Economists at The Brattle Group have released today an updated assessment on the ongoing impacts and implications of COVID-19 on the electric utility industry and related energy sectors.
The assessment shows that US regulated electricity companies experienced relatively modest revenue and earnings impacts through the summer in spite of demand decreases, but dark clouds may be appearing on the horizon. Impacts have been mitigated so far by public funding for income replacement and moratoria on payment of utility bills, rent, and loans. However, many of these customer protection programs are declining at the same time as a widespread surge of COVID-19 cases is occurring in the US. At the same time, electricity demand is dipping again, as it did in April and May – electric loads across many of the US ISOs declined by an average of 7% in September 2020 compared to the prior four years, with the largest reductions occurring in PJM and MISO.
The authors note that gas utilities have not seen much demand impact from COVID-19 so far, perhaps because of the pandemic occurring in the spring and summer, periods that typically have lower demand. Electric utilities have had both load and revenue reductions but nonetheless managed to improve earnings in Q2 due to cost management that may not be sustainable. Thus, there is a material risk (despite favorable GDP forecasts) that the policy landscape surrounding cost recovery mechanisms and shut-off moratoria will be severely challenged if commercial and personal defaults rise from growing COVID-19 cases this winter, prolonging the economic slowdown.

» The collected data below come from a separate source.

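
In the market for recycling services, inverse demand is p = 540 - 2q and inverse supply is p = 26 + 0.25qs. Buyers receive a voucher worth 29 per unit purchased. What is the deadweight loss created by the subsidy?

Deadweight loss = 1682/9

Pre-subsidy: 540 - 2q = 26 + 0.25q gives q* = 2056/9 and p* = 748/9.
With the rebate, buyers effectively pay pb = ps − 29, where ps is the price sellers receive.
On the curves, pb = 540 - 2q and ps = 26 + 0.25q; the wedge ps − pb = 29 gives 26 + 0.25q − (540 - 2q) = 29, so q' = 724/3.
Then pb = 540 − 2·(724/3) = 172/3 and ps = 26 + 0.25·(724/3) = 259/3.
The subsidy expands output by 724/3 − 2056/9 = 116/9 past the efficient level; on those units the gap between marginal cost and willingness to pay runs from 0 up to 29.
DWL = ½ × 29 × 116/9 = 1682/9.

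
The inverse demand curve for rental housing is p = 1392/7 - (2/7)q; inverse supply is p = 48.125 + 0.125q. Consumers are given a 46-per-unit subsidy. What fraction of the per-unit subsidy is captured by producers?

Producer share = 7/23

Pre-subsidy: 1392/7 - (2/7)q = 48.125 + 0.125q gives q* = 367 and p* = 94.
With the rebate, buyers effectively pay pb = ps − 46, where ps is the price sellers receive.
On the curves, pb = 1392/7 - (2/7)q and ps = 48.125 + 0.125q; the wedge ps − pb = 46 gives 48.125 + 0.125q − (1392/7 - (2/7)q) = 46, so q' = 479.
Then pb = 1392/7 − (2/7)·479 = 62 and ps = 48.125 + 0.125·479 = 108.
Buyers' price falls by p* − pb = 94 − 62 = 32; sellers' price rises by ps − p* = 108 − 94 = 14.
So producers capture 14/46 = 7/23 of each unit of subsidy.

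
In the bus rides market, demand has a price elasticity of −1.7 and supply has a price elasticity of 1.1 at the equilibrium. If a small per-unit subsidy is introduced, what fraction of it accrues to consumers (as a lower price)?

For a small subsidy around the equilibrium, the benefit split depends on the relative slopes, which at a point are proportional to the elasticities.
Buyer share = εs/(εs + |εd|) = 1.1/(1.1 + 1.7) = 11/28; seller share = |εd|/(εs + |εd|) = 17/28.

Consumer share = 11/28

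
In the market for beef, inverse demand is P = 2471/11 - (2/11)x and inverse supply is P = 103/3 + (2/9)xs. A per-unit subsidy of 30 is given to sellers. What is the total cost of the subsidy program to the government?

Pre-subsidy: 2471/11 - (2/11)x = 103/3 + (2/9)x gives x* = 471 and P* = 139.
With the subsidy, sellers receive Ps = Pb + 30 for each unit, where Pb is the price buyers pay.
On the curves, Pb = 2471/11 - (2/11)x and Ps = 103/3 + (2/9)x; the wedge Ps − Pb = 30 gives 103/3 + (2/9)x − (2471/11 - (2/11)x) = 30, so x' = 545.25.
Then Pb = 2471/11 − (2/11)·545.25 = 125.5 and Ps = 103/3 + (2/9)·545.25 = 155.5.
Government outlay = subsidy × quantity = 30 × 545.25 = 16357.5.

Government cost = 16357.5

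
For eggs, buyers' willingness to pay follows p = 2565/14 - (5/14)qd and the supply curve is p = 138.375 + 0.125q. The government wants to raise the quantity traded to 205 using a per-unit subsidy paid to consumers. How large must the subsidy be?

Required subsidy s = 54 per unit

At q = 205, from the demand curve buyers pay pb = 2565/14 − (5/14)·205 = 110; from the supply curve sellers need ps = 138.375 + 0.125·205 = 164.
The subsidy must fill the gap: s = ps − pb = 164 − 110 = 54.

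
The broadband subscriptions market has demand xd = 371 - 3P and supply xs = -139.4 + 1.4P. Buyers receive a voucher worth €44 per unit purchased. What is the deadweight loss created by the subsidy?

Pre-subsidy: 371 - 3P = -139.4 + 1.4P gives P* = 116, x* = 23.
With the rebate, buyers effectively pay Pb = Ps − 44, where Ps is the price sellers receive.
Demand in terms of Ps becomes xd = 371 − 3(Ps − 44) = 503 - 3Ps. Setting this equal to supply: 503 - 3Ps = -139.4 + 1.4Ps, so Ps = 146.
Buyers pay Pb = 146 − 44 = 102; x' = -139.4 + 1.4·146 = 65.
The subsidy expands output by 65 − 23 = 42 past the efficient level; on those units the gap between marginal cost and willingness to pay runs from 0 up to 44.
DWL = ½ × 44 × 42 = 924.

Deadweight loss = €924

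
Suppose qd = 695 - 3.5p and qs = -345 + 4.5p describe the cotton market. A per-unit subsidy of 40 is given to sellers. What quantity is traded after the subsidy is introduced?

Pre-subsidy: 695 - 3.5p = -345 + 4.5p gives p* = 130, q* = 240.
With the subsidy, sellers receive ps = pb + 40 for each unit, where pb is the price buyers pay.
Supply in terms of pb becomes qs = -345 + 4.5(pb + 40) = -165 + 4.5pb. Setting this equal to demand: 695 - 3.5pb = -165 + 4.5pb, so pb = 107.5.
Sellers receive ps = 107.5 + 40 = 147.5; q' = 695 − 3.5·107.5 = 318.75.

q' = 318.75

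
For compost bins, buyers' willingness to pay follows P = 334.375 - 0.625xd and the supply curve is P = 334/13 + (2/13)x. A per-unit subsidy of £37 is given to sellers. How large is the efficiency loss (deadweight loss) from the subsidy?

Deadweight loss = 71188/81

Pre-subsidy: 334.375 - 0.625x = 334/13 + (2/13)x gives x* = 1189/3 and P* = 260/3.
With the subsidy, sellers receive Ps = Pb + 37 for each unit, where Pb is the price buyers pay.
On the curves, Pb = 334.375 - 0.625x and Ps = 334/13 + (2/13)x; the wedge Ps − Pb = 37 gives 334/13 + (2/13)x − (334.375 - 0.625x) = 37, so x' = 35951/81.
Then Pb = 334.375 − 0.625·(35951/81) = 4615/81 and Ps = 334/13 + (2/13)·(35951/81) = 7612/81.
The subsidy expands output by 35951/81 − 1189/3 = 3848/81 past the efficient level; on those units the gap between marginal cost and willingness to pay runs from 0 up to 37.
DWL = ½ × 37 × 3848/81 = 71188/81.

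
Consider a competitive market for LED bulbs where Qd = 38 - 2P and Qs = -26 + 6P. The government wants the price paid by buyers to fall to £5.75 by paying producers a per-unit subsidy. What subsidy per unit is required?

At a buyer price of 5.75, quantity demanded is 38 − 2·5.75 = 26.5.
Sellers supply 26.5 only when they receive Ps with -26 + 6·Ps = 26.5, i.e. Ps = 8.75.
s = Ps − Pb = 8.75 − 5.75 = 3.

Required subsidy s = £3 per unit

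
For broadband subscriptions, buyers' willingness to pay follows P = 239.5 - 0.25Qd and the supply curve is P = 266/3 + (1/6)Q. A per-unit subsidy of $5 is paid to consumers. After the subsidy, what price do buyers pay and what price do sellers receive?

Pre-subsidy: 239.5 - 0.25Q = 266/3 + (1/6)Q gives Q* = 362 and P* = 149.
With the rebate, buyers effectively pay Pb = Ps − 5, where Ps is the price sellers receive.
On the curves, Pb = 239.5 - 0.25Q and Ps = 266/3 + (1/6)Q; the wedge Ps − Pb = 5 gives 266/3 + (1/6)Q − (239.5 - 0.25Q) = 5, so Q' = 374.
Then Pb = 239.5 − 0.25·374 = 146 and Ps = 266/3 + (1/6)·374 = 151.

Buyers pay $146; sellers receive $151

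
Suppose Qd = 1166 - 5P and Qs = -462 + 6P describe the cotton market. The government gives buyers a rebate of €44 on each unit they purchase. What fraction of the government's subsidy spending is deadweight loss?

Pre-subsidy: 1166 - 5P = -462 + 6P gives P* = 148, Q* = 426.
With the rebate, buyers effectively pay Pb = Ps − 44, where Ps is the price sellers receive.
Demand in terms of Ps becomes Qd = 1166 − 5(Ps − 44) = 1386 - 5Ps. Setting this equal to supply: 1386 - 5Ps = -462 + 6Ps, so Ps = 168.
Buyers pay Pb = 168 − 44 = 124; Q' = -462 + 6·168 = 546.
ΔCS = ½(426 + 546)(148 − 124) = 11664; ΔPS = ½(426 + 546)(168 − 148) = 9720.
Government spending = 44 × 546 = 24024.
DWL = ½ × 44 × (546 − 426) = 2640; fraction = 2640 / 24024 = 10/91.

DWL / government spending = 10/91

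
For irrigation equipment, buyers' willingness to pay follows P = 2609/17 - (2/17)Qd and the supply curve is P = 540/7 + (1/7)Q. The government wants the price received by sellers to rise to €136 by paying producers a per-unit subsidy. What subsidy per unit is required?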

Seven ISOs’ Electricity Load in February–September 2020 Relative to Load for Prior Four Years (2016–2019)
Other key findings of the Brattle assessment include the following:
- Oil prices are holding steady near $40/bbl (spot) – about $20 below pre-pandemic levels, as uncertainty about the pace of economic recovery persists. Transportation fuel, a significant source of oil demand, remains below pre-COVID-19 levels. For example, global airline traffic is expected to decline by 66% in 2020 versus 2019.
- Fall US natural gas storage inventories are near record highs, but lower production capacity combined with growing LNG export demand have put upward pressure on gas futures: January 2021 Henry Hub futures are at $3.27/Dth, up 13% ($0.37/Dth) since July.
- COVID-19 utility service disconnection moratoria were expected to expire in 20 states by the end of October 2020. However, many states appear likely to extend moratoria with a pre-set expiration date.
- Utility stocks’ price growth has trailed the S&P 500, with utilities remaining relatively stagnant throughout the summer versus S&P 500’s growth of 10%.
- Electric utility 4-month daily betas declined by about 30% since the end of May, reaching 0.74, on average, falling back to near pre-COVID-19 levels.
“Impacts and Implications of COVID-19 for the Energy Industry: Assessment through Mid-October 2020,” is authored by Brattle Principals Frank Graves and Robert Mudge, Associate Josh Figueroa, Consultant Lily Mwalenga, Senior Research Analysts Tess Counts and Katie Mansur, and Research Analyst Shivangi Pant.